The volume is then annotated using one of two main methods. The first manually identifies the skeletons of each neurite. The second techniques uses computer vision software to identify voxels belonging to the same neuron. The second technique uses Machine Learning software to identify voxels belonging to the same neuron. Popular approaches are U-Net architectures to predict voxel-wise affinities paired with a watershed segmentation and flood-filling networks. These approaches produce an over-segmentation which can be manually or automatically agglomerated to correctly represent a neuron. Even for automatically agglomerated segmentations, large manual proofreading efforts are employed for highest accuracy.

Next, synapses within the volume are detected using machine learning techniques. Additional analysis, also using machine learning, is often employed to predict the neurotransmitter type of each synapse.

==Notable examples==
- The connectome of C. elegans was the seminal work in this field. This circuit was obtained with great effort using manually cut sections and purely manual annotation on photographic film. For many years this was the only circuit reconstruction available.
- The central nervous system (both the brain and its connected ventral nerve cord) of the fruit fly Drosophila Melanogaster have been reconstructed for both male and female flies. These data releases include on-line tools to query the connectome.
- The Human Cortex H01, released in 2021, is a 1.4 petabyte volume of a small sample of human brain tissue imaged at nanoscale-resolution by serial section electron microscopy, reconstructed and annotated by automated computational techniques, and analyzed for preliminary insights into the structure of human cortex.
- In their 2022 study "Connectomic comparison of mouse and human cortex", the researchers reconstructed 9 connectomes across species: datasets of Mouse, Macaque and Human.

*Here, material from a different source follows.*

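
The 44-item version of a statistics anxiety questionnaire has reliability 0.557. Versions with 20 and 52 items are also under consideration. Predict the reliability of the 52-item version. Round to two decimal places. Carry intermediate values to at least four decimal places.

Only the ratio of lengths matters: n = 52/44 = 1.1818
r_{52} = n·r / (1 + (n − 1)·r) = 0.6583 / 1.1013 ≈ 0.5977

0.60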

==Querying the connectome==
Connectomes of higher organism's brains requires considerable data. For a recent reconstruction of the fruit fly ventral nerve cord, for example, roughly 86 terabytes of image data were processed, by humans and computers, to generate several gigabyte of connectome data. Easy interaction with this data requires an interactive query interface, where researchers can look at the portion of data they are interested in without downloading the whole data set, and without specific training. A specific example of this technology is the NeuPrint interface to the connectomes generate at HHMI. This mimics the infrastructure of genetics, where interactive query tools such as BLAST are normally used to look at genes of interest, which for most research comprise only a small portion of the genome.

==Limitations and future work==
Understanding the detailed operation of the reconstructed networks also requires knowledge of gap junctions (hard to see with existing techniques), the identity of neurotransmitters and the locations and identities of receptors. In addition, neuromodulators can diffuse across large distances and still strongly affect function. Currently these features must be obtained through other techniques.

Expansion microscopy may provide an alternative to EM for circuit reconstruction. In 2024, a new technique called LICONN combined hydrogel expansion with light microscopy (as opposed to electron microscopy) to generate neuron level connectomes. Potential advantages include cheaper equipment, faster data acquisition, and multi-color labelling. The equipment is cheaper as a confocal microscope is less costly than an electron microscope. The data acquisition is faster since only a change of focus, not physical sectioning, is required. Multi-color labelling is helpful as some features such as gap junctions are hard to spot in electron microscopy, but are easily labelled by antibodies in optical images. By using antibody–oligonucleotide conjugates, and correspondingly labelled dyes, tens to hundreds of labels are likely feasible. These can aid in neurotransmitter identification and identification of other structures that are difficult to interpret in monochrome EM images.